As a creative lynchpin, Totti is accustomed to being fouled, niggled, kicked, taunted and pushed. “Lately it’s a bit less actually,” he says, matter of factly. “I don’t know why. There seems to be more respect from opponents and officials.” Does it annoy him that spectators underestimate just how much physical battering he takes? “It’s not only me; it’s like that for all the technical players.”
Luca Valdiserri, the Rome-based sports writer with Il Corriere della Sera newspaper has a different explanation. “It’s because in Luciano Spalletti’s formation he is playing closer to goal, where defenders are more careful about clattering someone.”
But it’s not only the technical abilities that have endeared Totti to the Roma fans. Born and bred in the capital, he has spent his entire career in the red-and-yellow jersey, beginning in the junior sides. “He is a symbol not only for Roma the club, but of Rome the city,” says Valdiserri. “The fact that he stayed loyal means so much to Romans, who feel disliked by people from other parts of Italy.” It is the equivalent of Maradona remaining with Boca Juniors, or Zidane staying forever at Bordeaux. Only Gigi Riva at Cagliari in the 1960s and 1970s can compare to Totti’s home-town loyalty.
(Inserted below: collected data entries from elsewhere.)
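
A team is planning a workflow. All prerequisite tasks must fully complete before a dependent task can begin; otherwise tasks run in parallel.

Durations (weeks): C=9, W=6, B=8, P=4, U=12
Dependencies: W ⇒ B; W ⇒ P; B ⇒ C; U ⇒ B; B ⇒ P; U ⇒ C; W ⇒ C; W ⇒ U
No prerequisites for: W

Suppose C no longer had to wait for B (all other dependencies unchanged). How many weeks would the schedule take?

Original critical path: W→U→B→C = 6+12+8+9 = 35 ⇒ 35 weeks.
Without B→C, C's earliest start moves from 26 to 18.
The longest chain is now W→U→B→P = 6+12+8+4 = 30, so the schedule takes 30 weeks.

30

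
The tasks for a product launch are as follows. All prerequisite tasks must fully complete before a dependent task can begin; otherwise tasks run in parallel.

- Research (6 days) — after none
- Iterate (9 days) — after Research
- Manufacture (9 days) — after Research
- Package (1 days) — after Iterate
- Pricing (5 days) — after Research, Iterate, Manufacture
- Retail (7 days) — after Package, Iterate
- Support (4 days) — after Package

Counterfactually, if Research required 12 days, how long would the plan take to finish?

Baseline: Research→Iterate→Package→Retail = 6+9+1+7 = 23 → 23 days.
Research lies on that path, so at 12 days the path becomes 29 days.
The critical path is still Research→Iterate→Package→Retail; finish is now 29 days.

29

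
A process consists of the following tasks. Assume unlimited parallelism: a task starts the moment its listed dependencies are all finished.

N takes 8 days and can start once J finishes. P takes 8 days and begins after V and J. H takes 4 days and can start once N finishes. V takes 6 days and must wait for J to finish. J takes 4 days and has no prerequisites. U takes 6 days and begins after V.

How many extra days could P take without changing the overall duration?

Critical path: J→V→P = 4+6+8 = 18, so the finish is 18 days.
Longest path through P: 18 days (earliest finish 18, latest finish 18).
Float = 18 − 18 = 0.

0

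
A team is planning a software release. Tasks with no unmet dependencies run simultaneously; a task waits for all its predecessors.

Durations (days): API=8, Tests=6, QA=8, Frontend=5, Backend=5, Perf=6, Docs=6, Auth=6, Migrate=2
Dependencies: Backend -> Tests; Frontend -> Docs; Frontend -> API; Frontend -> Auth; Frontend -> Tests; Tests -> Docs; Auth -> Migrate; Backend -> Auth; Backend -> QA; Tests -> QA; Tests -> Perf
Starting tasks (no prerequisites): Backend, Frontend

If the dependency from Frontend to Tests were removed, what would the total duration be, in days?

19

Original critical path: Backend→Tests→QA = 5+6+8 = 19 ⇒ 19 days.
Dropping Frontend→Tests doesn't change Tests's earliest start (5); another predecessor still binds.
The longest chain is now Backend→Tests→QA = 5+6+8 = 19, so the software release takes 19 days.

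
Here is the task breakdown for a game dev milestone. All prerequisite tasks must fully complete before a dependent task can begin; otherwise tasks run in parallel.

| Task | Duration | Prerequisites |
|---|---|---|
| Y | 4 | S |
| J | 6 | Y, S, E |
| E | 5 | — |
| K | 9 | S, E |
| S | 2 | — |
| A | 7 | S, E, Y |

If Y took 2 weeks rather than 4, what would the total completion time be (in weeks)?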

Huge transfers, to Madrid, Milan or Torino, have been repeatedly offered. And spurned. “If I had to choose another league, then Spain is where I’d feel best,” he admits. “English football is based on physicality, that’s what strikes me. To be honest, I don’t like it much. Certainly it’s different,” he laughs, “it’s interesting, like a rollercoaster.” His loyalty has cost him. Players at bigger clubs can count on half-a-dozen Champions League appearances each season. “That experience massively improves a player,” says Valdiserri. “Totti has missed out on that, which in many ways explains his performances with Italy. He has never been poor, but people have never seen the same Totti with the Azzurri that they see with Roma.”
In return for his loyalty, the fair-haired local lad from the ordinary family – parents Fiorella and Enzo had clerical jobs in the public sector – in the working-class neighborhood of San Giovanni, has become more than just a popular footballer. “He’s part of Roma, like the mayor, but more popular than the real mayor, Walter Veltroni,” declares Stefano, the loquacious taxi driver working the Trigoria run. “Totti is Totti. We call him Il Re, the King of Rome.”
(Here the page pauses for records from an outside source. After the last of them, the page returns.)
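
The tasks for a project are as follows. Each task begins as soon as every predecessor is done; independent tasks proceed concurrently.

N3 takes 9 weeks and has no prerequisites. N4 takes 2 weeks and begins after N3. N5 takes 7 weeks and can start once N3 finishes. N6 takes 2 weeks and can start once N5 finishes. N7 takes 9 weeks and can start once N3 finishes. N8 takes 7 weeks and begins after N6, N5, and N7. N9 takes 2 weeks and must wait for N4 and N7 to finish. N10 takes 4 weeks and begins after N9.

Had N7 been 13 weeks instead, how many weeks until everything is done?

The binding path is N3→N7→N8 = 9+9+7 = 25; finish at 25 weeks.
Since N7 is critical, the +4 change carries straight to that chain (now 29 weeks).
The critical path is still N3→N7→N8; finish is now 29 weeks.

29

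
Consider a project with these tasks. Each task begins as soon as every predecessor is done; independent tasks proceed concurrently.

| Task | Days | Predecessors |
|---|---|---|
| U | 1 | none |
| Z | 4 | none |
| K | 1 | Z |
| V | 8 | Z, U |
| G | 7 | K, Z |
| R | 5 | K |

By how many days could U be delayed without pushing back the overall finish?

3

Critical path: Z→K→G = 4+1+7 = 12, so the finish is 12 days.
Longest path through U: 9 days (earliest finish 1, latest finish 4).
So U can slip 4 − 1 = 3 days.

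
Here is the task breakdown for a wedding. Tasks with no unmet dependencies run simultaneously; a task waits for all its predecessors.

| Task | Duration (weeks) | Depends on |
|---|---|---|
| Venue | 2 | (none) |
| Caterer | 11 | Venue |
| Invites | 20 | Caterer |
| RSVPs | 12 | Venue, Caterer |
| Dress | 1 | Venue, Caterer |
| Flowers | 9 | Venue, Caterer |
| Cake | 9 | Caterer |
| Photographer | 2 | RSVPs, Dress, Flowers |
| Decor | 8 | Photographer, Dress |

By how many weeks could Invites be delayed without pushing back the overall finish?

The longest chain is Venue→Caterer→RSVPs→Photographer→Decor = 2+11+12+2+8 = 35; overall finish 35 weeks.
The longest chain containing Invites totals 33 weeks.
So Invites can slip 35 − 33 = 2 weeks.

2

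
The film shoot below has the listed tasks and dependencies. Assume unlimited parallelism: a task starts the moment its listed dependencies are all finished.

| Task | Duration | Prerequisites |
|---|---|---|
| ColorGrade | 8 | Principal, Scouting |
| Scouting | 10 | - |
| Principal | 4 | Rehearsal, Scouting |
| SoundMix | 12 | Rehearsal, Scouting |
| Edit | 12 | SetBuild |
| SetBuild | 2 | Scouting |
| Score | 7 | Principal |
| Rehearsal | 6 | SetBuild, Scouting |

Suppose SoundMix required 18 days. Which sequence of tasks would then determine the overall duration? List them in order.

Scouting, SetBuild, Rehearsal, SoundMix

Baseline: Scouting→SetBuild→Rehearsal→SoundMix = 10+2+6+12 = 30 → 30 days.
SoundMix lies on that path, so at 18 days the path becomes 36 days.
The critical path is still Scouting→SetBuild→Rehearsal→SoundMix; finish is now 36 days.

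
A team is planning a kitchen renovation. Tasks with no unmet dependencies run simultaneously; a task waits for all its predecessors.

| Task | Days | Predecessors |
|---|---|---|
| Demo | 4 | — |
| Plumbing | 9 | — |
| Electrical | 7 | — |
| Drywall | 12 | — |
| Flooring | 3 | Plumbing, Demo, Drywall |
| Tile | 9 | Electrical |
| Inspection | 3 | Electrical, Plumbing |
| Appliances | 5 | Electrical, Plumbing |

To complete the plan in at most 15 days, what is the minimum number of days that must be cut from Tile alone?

1

Current finish: 16 days; target: 15.
Tile is on every critical path, so each day cut from Tile cuts the finish by one (this holds down to a finish of 15).
Need 16 − 15 = 1 day off Tile → Tile becomes 8 days, finish becomes 15.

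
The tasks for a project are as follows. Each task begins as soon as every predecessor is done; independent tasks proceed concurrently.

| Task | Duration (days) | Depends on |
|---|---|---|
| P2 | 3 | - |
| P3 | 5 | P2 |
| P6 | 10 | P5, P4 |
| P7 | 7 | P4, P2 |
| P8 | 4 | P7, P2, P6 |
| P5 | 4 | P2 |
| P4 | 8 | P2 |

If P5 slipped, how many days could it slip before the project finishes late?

4

The longest chain is P2→P4→P6→P8 = 3+8+10+4 = 25; overall finish 25 days.
Longest path through P5: 21 days (earliest finish 7, latest finish 11).
Slack of P5 = 7 − 3 = 4 days.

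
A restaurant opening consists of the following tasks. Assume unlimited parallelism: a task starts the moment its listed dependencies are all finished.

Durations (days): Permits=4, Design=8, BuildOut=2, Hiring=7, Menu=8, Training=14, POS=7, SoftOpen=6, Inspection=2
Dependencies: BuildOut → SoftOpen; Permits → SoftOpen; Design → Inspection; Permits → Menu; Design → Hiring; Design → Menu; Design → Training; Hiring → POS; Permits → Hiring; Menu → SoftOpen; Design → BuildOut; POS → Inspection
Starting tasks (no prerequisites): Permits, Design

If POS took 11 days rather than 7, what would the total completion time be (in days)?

28

Critical path before the change: Design→Hiring→POS→Inspection = 8+7+7+2 = 24 giving 24 days.
POS lies on that path, so at 11 days the path becomes 28 days.
No other chain overtakes it, so the finish is 28 days.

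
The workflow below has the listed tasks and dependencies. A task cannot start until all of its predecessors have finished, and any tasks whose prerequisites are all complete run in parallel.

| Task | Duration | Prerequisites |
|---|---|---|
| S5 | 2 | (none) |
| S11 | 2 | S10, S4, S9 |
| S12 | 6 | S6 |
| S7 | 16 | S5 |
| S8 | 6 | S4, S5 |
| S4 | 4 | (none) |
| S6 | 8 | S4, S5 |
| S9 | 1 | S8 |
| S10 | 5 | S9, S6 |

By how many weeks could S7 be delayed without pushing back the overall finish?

1

S4→S6→S10→S11 = 4+8+5+2 = 19 sets the makespan at 19 weeks.
The longest chain containing S7 totals 18 weeks.
So S7 can slip 19 − 18 = 1 week.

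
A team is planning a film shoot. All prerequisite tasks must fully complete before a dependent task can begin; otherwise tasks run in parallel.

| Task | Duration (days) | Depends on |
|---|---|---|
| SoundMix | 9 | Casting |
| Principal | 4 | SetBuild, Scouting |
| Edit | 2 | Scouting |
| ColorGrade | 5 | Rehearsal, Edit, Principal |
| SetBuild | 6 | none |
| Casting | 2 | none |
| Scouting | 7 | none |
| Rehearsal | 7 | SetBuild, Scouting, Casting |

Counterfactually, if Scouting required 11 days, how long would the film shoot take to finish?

23

Actual critical path: Scouting→Rehearsal→ColorGrade = 7+7+5 = 19 ⇒ 19 days.
Since Scouting is critical, the +4 change carries straight to that chain (now 23 days).
The critical path is still Scouting→Rehearsal→ColorGrade; finish is now 23 days.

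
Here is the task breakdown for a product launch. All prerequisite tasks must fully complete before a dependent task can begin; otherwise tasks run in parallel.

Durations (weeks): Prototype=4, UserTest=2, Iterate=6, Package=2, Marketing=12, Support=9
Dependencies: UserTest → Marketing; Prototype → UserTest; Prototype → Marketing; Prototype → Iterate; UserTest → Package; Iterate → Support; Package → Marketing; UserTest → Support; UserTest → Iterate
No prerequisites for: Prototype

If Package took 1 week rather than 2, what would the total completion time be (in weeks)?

21

Baseline: Prototype→UserTest→Iterate→Support = 4+2+6+9 = 21 → 21 weeks.
The longest path through Package is only 20 weeks, so Package has float 1.
That remains the longest chain; total 21 weeks.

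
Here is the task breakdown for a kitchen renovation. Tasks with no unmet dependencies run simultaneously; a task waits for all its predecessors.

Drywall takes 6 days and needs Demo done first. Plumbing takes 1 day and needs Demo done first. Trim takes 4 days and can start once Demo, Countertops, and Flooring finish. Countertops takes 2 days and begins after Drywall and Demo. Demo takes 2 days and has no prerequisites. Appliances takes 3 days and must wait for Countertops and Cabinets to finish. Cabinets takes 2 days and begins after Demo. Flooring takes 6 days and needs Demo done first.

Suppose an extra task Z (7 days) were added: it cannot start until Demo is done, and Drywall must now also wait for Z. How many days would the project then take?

Originally the project takes 14 days.
With Z inserted, Drywall now waits for max(Demo, Z).
New critical path: Demo→Z→Drywall→Countertops→Trim = 2+7+6+2+4 = 21 ⇒ 21 days.

21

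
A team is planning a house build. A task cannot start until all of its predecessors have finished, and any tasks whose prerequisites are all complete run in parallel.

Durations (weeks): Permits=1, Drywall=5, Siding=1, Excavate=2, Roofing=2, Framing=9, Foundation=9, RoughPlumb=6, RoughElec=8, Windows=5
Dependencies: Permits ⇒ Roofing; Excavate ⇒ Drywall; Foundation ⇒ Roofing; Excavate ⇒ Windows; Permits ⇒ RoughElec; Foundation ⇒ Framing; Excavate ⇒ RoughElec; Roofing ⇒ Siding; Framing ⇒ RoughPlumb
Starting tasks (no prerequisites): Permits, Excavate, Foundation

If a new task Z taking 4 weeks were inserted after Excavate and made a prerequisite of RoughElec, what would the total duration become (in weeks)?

24

Originally the job takes 24 weeks.
With Z inserted, RoughElec now waits for max(Permits, Excavate, Z).
New critical path: Foundation→Framing→RoughPlumb = 9+9+6 = 24 ⇒ 24 weeks.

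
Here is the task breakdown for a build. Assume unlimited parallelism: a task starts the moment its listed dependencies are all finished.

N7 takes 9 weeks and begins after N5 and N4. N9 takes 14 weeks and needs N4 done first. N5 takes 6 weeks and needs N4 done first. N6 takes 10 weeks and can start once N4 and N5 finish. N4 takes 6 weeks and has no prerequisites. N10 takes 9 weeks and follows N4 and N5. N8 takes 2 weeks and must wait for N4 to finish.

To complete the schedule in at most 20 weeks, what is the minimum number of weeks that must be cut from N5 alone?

2

Current finish: 22 weeks; target: 20.
N5 is on every critical path, so each week cut from N5 cuts the finish by one (this holds down to a finish of 20).
Need 22 − 20 = 2 weeks off N5 → N5 becomes 4 weeks, finish becomes 20.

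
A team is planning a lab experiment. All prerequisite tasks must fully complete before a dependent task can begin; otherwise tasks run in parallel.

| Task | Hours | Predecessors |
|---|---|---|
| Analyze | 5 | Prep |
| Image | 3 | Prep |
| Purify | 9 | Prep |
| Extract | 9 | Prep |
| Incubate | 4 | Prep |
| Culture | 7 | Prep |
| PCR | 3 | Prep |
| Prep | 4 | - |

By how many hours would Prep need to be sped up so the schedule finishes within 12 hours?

Current finish: 13 hours; target: 12.
Prep is on every critical path, so each hour cut from Prep cuts the finish by one (this holds down to a finish of 10).
Need 13 − 12 = 1 hour off Prep → Prep becomes 3 hours, finish becomes 12.

1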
Totti’s accent, the almost abrasive directness, the sheer physicality of a typical in-your-face Roman, has given him a unique image of a rough diamond defiantly lacking the finesse of some of Italy’s northern idols. It is no coincidence that his best mate in the Azzurri squad is southern boy Rhino Gattuso. When asked what he would have been if not a footballer, Totti shoots back unhesitatingly: “Petrol-pump attendant.” There’s not a flicker of humour in his chiseled face and, after an awkward silence, it’s clear he’s not joking.
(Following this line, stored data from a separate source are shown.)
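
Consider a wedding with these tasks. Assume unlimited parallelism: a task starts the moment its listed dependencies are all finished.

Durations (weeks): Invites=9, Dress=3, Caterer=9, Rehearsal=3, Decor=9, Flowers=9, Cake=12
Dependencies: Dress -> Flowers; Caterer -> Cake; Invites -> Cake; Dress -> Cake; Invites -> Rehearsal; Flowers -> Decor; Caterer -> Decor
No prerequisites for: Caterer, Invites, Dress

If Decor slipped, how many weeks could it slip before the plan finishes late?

0

The longest chain is Caterer→Cake = 9+12 = 21; overall finish 21 weeks.
Longest path through Decor: 21 weeks (earliest finish 21, latest finish 21).
Float = 21 − 21 = 0.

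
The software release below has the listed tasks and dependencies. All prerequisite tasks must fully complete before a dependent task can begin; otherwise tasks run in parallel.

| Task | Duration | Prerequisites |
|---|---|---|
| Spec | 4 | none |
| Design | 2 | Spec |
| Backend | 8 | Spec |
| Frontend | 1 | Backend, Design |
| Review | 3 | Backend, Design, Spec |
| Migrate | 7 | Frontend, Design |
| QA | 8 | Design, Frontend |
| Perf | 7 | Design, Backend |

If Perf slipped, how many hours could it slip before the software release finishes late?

Spec→Backend→Frontend→QA = 4+8+1+8 = 21 sets the makespan at 21 hours.
The longest chain containing Perf totals 19 hours.
Float = 21 − 19 = 2.

2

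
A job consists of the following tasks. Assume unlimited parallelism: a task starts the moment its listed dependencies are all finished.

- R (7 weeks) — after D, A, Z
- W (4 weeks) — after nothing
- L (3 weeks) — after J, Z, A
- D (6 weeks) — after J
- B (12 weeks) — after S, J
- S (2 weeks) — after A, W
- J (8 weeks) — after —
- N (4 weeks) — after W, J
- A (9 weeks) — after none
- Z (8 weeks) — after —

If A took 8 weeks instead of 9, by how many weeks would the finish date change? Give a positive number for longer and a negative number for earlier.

-1

Actual critical path: A→S→B = 9+2+12 = 23 ⇒ 23 weeks.
Since A is critical, the -1 change carries straight to that chain (now 22 weeks).
The critical path is still A→S→B; finish is now 22 weeks.
Change in finish: 22 − 23 = -1 weeks.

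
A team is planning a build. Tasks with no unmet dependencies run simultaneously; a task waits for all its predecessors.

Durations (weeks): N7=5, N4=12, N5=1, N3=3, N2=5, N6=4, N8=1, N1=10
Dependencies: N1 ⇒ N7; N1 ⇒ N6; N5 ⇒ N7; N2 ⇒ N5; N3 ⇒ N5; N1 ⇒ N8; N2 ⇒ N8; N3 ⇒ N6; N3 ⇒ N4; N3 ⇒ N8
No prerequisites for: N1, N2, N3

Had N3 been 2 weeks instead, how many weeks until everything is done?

15

As given, the longest chain is N3→N4 = 3+12 = 15, so the finish is 15 weeks.
N3 is on the critical path; changing it to 2 makes that path 14 weeks.
New critical path: N1→N7 = 10+5 = 15 ⇒ 15 weeks.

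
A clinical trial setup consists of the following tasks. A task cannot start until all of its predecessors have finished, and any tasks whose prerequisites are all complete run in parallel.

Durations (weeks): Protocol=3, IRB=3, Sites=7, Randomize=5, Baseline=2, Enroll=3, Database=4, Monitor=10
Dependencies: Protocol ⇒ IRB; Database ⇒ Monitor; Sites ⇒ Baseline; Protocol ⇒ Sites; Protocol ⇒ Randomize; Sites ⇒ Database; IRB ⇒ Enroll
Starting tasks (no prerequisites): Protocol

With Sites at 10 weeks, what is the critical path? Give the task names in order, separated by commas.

Baseline: Protocol→Sites→Database→Monitor = 3+7+4+10 = 24 → 24 weeks.
Sites is on the critical path; changing it to 10 makes that path 27 weeks.
No other chain overtakes it, so the finish is 27 weeks.

Protocol, Sites, Database, Monitor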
He is now at an age when many of his contemporaries are contemplating retirement or loss of form. There is no hint that Totti is thinking of anything but games, goals and trophies – though not, despite persistent demands, for Italy at present. His splendid form this season suggests that his best is yet to come. But then his game has always been about speed of thought, not speed of foot, and a sense that football, as a spectacle, requires melodrama and magic. Watching Totti run a Roma performance like that afternoon in Genoa remains one of the game’s greatest pleasures. It’s easy to see why Trapattoni once dubbed him the “Van Gogh” of Italian football, even suggesting he could do things that his old team-mate Gianni Rivera couldn’t.
The door on to the patio bursts open for a second time and this time Spalletti himself steps out, tapping his wrist to indicate the time. “He has to be the footballer now,” says Spalletti. It’s said with a charming smile, but is a sideswipe at how his star’s celebrity status can obstruct the simple work of football. The king of Rome hesitates momentarily, then jumps up, shakes hands and walks quickly back to work.